I Don’t Feel Safe Around Cis Women.
No identity promises safety.
I was walking home one Saturday evening when two women began following and screaming at me.
“HEY! HEY MAN! HEY SIR! HEY MAN!” one of the women yelled, over and over. She ran across the road and closed up the distance between herself and me. “Can I ask you something?” she asked, staring me down hard a few inches from my face.
“Um, sure,” I said with a laugh. Ignoring them had not worked, so I tried being polite. “What’s up?”
“Why do you walk like that?” The first woman asked. She strode a few feet ahead, one arm up, her wrist limp and hips swaying. She cackled at her own homophobic pantomime, while her friend laughed and tugged at her sleeve. I winced at them, and laughed uncomfortably.

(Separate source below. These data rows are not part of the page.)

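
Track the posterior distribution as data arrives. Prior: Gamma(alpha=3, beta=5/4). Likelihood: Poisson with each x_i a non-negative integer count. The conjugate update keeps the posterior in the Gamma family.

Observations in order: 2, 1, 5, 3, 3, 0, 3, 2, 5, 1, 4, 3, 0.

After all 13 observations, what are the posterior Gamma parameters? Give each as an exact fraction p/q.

obs 1: x=2 → posterior Gamma(5, 9/4)
obs 2: x=1 → posterior Gamma(6, 13/4)
obs 3: x=5 → posterior Gamma(11, 17/4)
obs 4: x=3 → posterior Gamma(14, 21/4)
obs 5: x=3 → posterior Gamma(17, 25/4)
obs 6: x=0 → posterior Gamma(17, 29/4)
obs 7: x=3 → posterior Gamma(20, 33/4)
obs 8: x=2 → posterior Gamma(22, 37/4)
obs 9: x=5 → posterior Gamma(27, 41/4)
obs 10: x=1 → posterior Gamma(28, 45/4)
obs 11: x=4 → posterior Gamma(32, 49/4)
obs 12: x=3 → posterior Gamma(35, 53/4)
obs 13: x=0 → posterior Gamma(35, 57/4)

alpha=35, beta=57/4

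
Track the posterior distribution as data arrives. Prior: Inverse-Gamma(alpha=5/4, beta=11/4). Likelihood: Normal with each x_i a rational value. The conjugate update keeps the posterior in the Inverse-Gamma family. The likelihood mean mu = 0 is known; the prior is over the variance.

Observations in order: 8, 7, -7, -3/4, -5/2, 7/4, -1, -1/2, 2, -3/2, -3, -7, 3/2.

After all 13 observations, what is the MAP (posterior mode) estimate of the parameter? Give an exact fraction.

1961/140

obs 1: x=8 → posterior Inverse-Gamma(7/4, 139/4)
obs 2: x=7 → posterior Inverse-Gamma(9/4, 237/4)
obs 3: x=-7 → posterior Inverse-Gamma(11/4, 335/4)
obs 4: x=-3/4 → posterior Inverse-Gamma(13/4, 2689/32)
obs 5: x=-5/2 → posterior Inverse-Gamma(15/4, 2789/32)
obs 6: x=7/4 → posterior Inverse-Gamma(17/4, 1419/16)
obs 7: x=-1 → posterior Inverse-Gamma(19/4, 1427/16)
obs 8: x=-1/2 → posterior Inverse-Gamma(21/4, 1429/16)
obs 9: x=2 → posterior Inverse-Gamma(23/4, 1461/16)
obs 10: x=-3/2 → posterior Inverse-Gamma(25/4, 1479/16)
obs 11: x=-3 → posterior Inverse-Gamma(27/4, 1551/16)
obs 12: x=-7 → posterior Inverse-Gamma(29/4, 1943/16)
obs 13: x=3/2 → posterior Inverse-Gamma(31/4, 1961/16)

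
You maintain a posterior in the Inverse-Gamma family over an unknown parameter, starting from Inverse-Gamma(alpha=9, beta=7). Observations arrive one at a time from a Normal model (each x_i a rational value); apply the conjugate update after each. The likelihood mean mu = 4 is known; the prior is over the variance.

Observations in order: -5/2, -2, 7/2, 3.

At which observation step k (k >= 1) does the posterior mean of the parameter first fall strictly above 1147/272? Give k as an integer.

obs 1: x=-5/2 → posterior Inverse-Gamma(19/2, 225/8)
obs 2: x=-2 → posterior Inverse-Gamma(10, 369/8)
obs 3: x=7/2 → posterior Inverse-Gamma(21/2, 185/4)
obs 4: x=3 → posterior Inverse-Gamma(11, 187/4)

k = 2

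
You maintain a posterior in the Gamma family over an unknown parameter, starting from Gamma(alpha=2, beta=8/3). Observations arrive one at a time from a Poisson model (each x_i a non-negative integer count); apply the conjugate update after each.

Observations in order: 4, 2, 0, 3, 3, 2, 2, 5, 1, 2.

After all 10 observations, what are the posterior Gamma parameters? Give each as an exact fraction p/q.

alpha=26, beta=38/3

obs 1: x=4 → posterior Gamma(6, 11/3)
obs 2: x=2 → posterior Gamma(8, 14/3)
obs 3: x=0 → posterior Gamma(8, 17/3)
obs 4: x=3 → posterior Gamma(11, 20/3)
obs 5: x=3 → posterior Gamma(14, 23/3)
obs 6: x=2 → posterior Gamma(16, 26/3)
obs 7: x=2 → posterior Gamma(18, 29/3)
obs 8: x=5 → posterior Gamma(23, 32/3)
obs 9: x=1 → posterior Gamma(24, 35/3)
obs 10: x=2 → posterior Gamma(26, 38/3)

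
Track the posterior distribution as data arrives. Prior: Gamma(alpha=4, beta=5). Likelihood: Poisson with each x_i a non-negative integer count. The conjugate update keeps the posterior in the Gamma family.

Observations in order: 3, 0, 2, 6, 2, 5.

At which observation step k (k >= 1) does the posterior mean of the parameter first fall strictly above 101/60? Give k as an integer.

obs 1: x=3 → posterior Gamma(7, 6)
obs 2: x=0 → posterior Gamma(7, 7)
obs 3: x=2 → posterior Gamma(9, 8)
obs 4: x=6 → posterior Gamma(15, 9)
obs 5: x=2 → posterior Gamma(17, 10)
obs 6: x=5 → posterior Gamma(22, 11)

k = 5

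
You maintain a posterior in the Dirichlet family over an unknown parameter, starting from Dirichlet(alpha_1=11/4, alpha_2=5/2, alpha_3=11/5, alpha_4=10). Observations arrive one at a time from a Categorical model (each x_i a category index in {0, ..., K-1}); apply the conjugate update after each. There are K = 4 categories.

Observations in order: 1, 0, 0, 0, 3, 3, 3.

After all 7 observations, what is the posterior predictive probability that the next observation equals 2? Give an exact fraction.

obs 1: x=1 → posterior Dirichlet(11/4, 7/2, 11/5, 10)
obs 2: x=0 → posterior Dirichlet(15/4, 7/2, 11/5, 10)
obs 3: x=0 → posterior Dirichlet(19/4, 7/2, 11/5, 10)
obs 4: x=0 → posterior Dirichlet(23/4, 7/2, 11/5, 10)
obs 5: x=3 → posterior Dirichlet(23/4, 7/2, 11/5, 11)
obs 6: x=3 → posterior Dirichlet(23/4, 7/2, 11/5, 12)
obs 7: x=3 → posterior Dirichlet(23/4, 7/2, 11/5, 13)

44/489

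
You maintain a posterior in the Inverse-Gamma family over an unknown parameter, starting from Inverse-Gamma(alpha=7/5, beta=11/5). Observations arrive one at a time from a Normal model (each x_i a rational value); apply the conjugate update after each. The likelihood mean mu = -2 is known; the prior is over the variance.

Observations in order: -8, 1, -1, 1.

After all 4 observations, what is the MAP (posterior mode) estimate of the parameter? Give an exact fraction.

obs 1: x=-8 → posterior Inverse-Gamma(19/10, 101/5)
obs 2: x=1 → posterior Inverse-Gamma(12/5, 247/10)
obs 3: x=-1 → posterior Inverse-Gamma(29/10, 126/5)
obs 4: x=1 → posterior Inverse-Gamma(17/5, 297/10)

27/4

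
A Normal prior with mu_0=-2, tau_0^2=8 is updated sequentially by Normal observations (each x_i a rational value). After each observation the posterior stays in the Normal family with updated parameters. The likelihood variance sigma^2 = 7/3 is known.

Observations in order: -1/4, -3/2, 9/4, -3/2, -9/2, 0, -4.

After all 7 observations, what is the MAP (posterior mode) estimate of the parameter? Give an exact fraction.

obs 1: x=-1/4 → posterior Normal(-20/31, 56/31)
obs 2: x=-3/2 → posterior Normal(-56/55, 56/55)
obs 3: x=9/4 → posterior Normal(-2/79, 56/79)
obs 4: x=-3/2 → posterior Normal(-38/103, 56/103)
obs 5: x=-9/2 → posterior Normal(-146/127, 56/127)
obs 6: x=0 → posterior Normal(-146/151, 56/151)
obs 7: x=-4 → posterior Normal(-242/175, 8/25)

-242/175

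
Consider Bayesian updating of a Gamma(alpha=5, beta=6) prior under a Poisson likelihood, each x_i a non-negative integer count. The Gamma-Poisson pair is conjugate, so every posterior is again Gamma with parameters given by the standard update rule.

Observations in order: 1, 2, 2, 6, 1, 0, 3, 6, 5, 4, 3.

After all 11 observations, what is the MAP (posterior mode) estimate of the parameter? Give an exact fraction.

37/17

obs 1: x=1 → posterior Gamma(6, 7)
obs 2: x=2 → posterior Gamma(8, 8)
obs 3: x=2 → posterior Gamma(10, 9)
obs 4: x=6 → posterior Gamma(16, 10)
obs 5: x=1 → posterior Gamma(17, 11)
obs 6: x=0 → posterior Gamma(17, 12)
obs 7: x=3 → posterior Gamma(20, 13)
obs 8: x=6 → posterior Gamma(26, 14)
obs 9: x=5 → posterior Gamma(31, 15)
obs 10: x=4 → posterior Gamma(35, 16)
obs 11: x=3 → posterior Gamma(38, 17)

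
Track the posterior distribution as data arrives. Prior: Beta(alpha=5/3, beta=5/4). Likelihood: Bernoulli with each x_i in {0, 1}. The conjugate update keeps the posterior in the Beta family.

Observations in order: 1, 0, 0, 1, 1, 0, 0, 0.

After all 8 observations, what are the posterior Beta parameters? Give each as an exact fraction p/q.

alpha=14/3, beta=25/4

obs 1: x=1 → posterior Beta(8/3, 5/4)
obs 2: x=0 → posterior Beta(8/3, 9/4)
obs 3: x=0 → posterior Beta(8/3, 13/4)
obs 4: x=1 → posterior Beta(11/3, 13/4)
obs 5: x=1 → posterior Beta(14/3, 13/4)
obs 6: x=0 → posterior Beta(14/3, 17/4)
obs 7: x=0 → posterior Beta(14/3, 21/4)
obs 8: x=0 → posterior Beta(14/3, 25/4)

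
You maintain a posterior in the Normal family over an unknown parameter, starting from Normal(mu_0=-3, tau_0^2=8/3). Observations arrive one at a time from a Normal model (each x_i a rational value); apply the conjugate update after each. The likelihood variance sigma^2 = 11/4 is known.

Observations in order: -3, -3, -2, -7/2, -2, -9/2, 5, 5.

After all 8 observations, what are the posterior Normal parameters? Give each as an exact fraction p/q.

obs 1: x=-3 → posterior Normal(-3, 88/65)
obs 2: x=-3 → posterior Normal(-3, 88/97)
obs 3: x=-2 → posterior Normal(-355/129, 88/129)
obs 4: x=-7/2 → posterior Normal(-467/161, 88/161)
obs 5: x=-2 → posterior Normal(-531/193, 88/193)
obs 6: x=-9/2 → posterior Normal(-3, 88/225)
obs 7: x=5 → posterior Normal(-515/257, 88/257)
obs 8: x=5 → posterior Normal(-355/289, 88/289)

mu_0=-355/289, tau_0^2=88/289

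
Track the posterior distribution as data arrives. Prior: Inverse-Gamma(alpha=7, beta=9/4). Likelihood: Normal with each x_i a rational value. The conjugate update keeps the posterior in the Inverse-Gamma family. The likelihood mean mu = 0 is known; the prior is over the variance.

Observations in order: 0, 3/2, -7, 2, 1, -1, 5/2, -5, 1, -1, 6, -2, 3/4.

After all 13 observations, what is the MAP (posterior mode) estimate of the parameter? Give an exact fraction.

2169/464

obs 1: x=0 → posterior Inverse-Gamma(15/2, 9/4)
obs 2: x=3/2 → posterior Inverse-Gamma(8, 27/8)
obs 3: x=-7 → posterior Inverse-Gamma(17/2, 223/8)
obs 4: x=2 → posterior Inverse-Gamma(9, 239/8)
obs 5: x=1 → posterior Inverse-Gamma(19/2, 243/8)
obs 6: x=-1 → posterior Inverse-Gamma(10, 247/8)
obs 7: x=5/2 → posterior Inverse-Gamma(21/2, 34)
obs 8: x=-5 → posterior Inverse-Gamma(11, 93/2)
obs 9: x=1 → posterior Inverse-Gamma(23/2, 47)
obs 10: x=-1 → posterior Inverse-Gamma(12, 95/2)
obs 11: x=6 → posterior Inverse-Gamma(25/2, 131/2)
obs 12: x=-2 → posterior Inverse-Gamma(13, 135/2)
obs 13: x=3/4 → posterior Inverse-Gamma(27/2, 2169/32)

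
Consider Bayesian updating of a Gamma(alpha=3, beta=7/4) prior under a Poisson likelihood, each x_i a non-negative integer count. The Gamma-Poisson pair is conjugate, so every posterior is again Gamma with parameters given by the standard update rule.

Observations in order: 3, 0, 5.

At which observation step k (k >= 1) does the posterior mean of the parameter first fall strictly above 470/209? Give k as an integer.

k = 3

obs 1: x=3 → posterior Gamma(6, 11/4)
obs 2: x=0 → posterior Gamma(6, 15/4)
obs 3: x=5 → posterior Gamma(11, 19/4)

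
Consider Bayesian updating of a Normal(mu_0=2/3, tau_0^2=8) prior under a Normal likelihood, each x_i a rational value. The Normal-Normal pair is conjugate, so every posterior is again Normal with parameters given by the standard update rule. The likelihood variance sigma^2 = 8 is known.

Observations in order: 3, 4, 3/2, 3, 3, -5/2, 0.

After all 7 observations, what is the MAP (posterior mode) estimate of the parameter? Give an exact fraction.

19/12

obs 1: x=3 → posterior Normal(11/6, 4)
obs 2: x=4 → posterior Normal(23/9, 8/3)
obs 3: x=3/2 → posterior Normal(55/24, 2)
obs 4: x=3 → posterior Normal(73/30, 8/5)
obs 5: x=3 → posterior Normal(91/36, 4/3)
obs 6: x=-5/2 → posterior Normal(38/21, 8/7)
obs 7: x=0 → posterior Normal(19/12, 1)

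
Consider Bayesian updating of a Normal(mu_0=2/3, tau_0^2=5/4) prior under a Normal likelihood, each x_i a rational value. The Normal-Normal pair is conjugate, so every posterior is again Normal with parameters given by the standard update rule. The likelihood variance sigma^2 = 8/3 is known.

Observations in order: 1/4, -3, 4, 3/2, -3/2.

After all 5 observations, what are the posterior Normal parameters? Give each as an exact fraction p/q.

mu_0=481/1284, tau_0^2=40/107

obs 1: x=1/4 → posterior Normal(301/564, 40/47)
obs 2: x=-3 → posterior Normal(-239/744, 20/31)
obs 3: x=4 → posterior Normal(481/924, 40/77)
obs 4: x=3/2 → posterior Normal(751/1104, 10/23)
obs 5: x=-3/2 → posterior Normal(481/1284, 40/107)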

They were just kids. It stung to see them being so cruel.
“Oh, you’ve got a pretty smile,” the first woman said, returning uncomfortably close to my side. “Look at that, look at his smile. Give me a smile again. Come on, give me a smile.”
My easily-frozen Autistic ass did not have any social scripts prepared for dealing with this. When men harass me, I have always gotten aggressive and fought back. But two young women cornering me, insulting and sexualizing me? I had no game plan for that.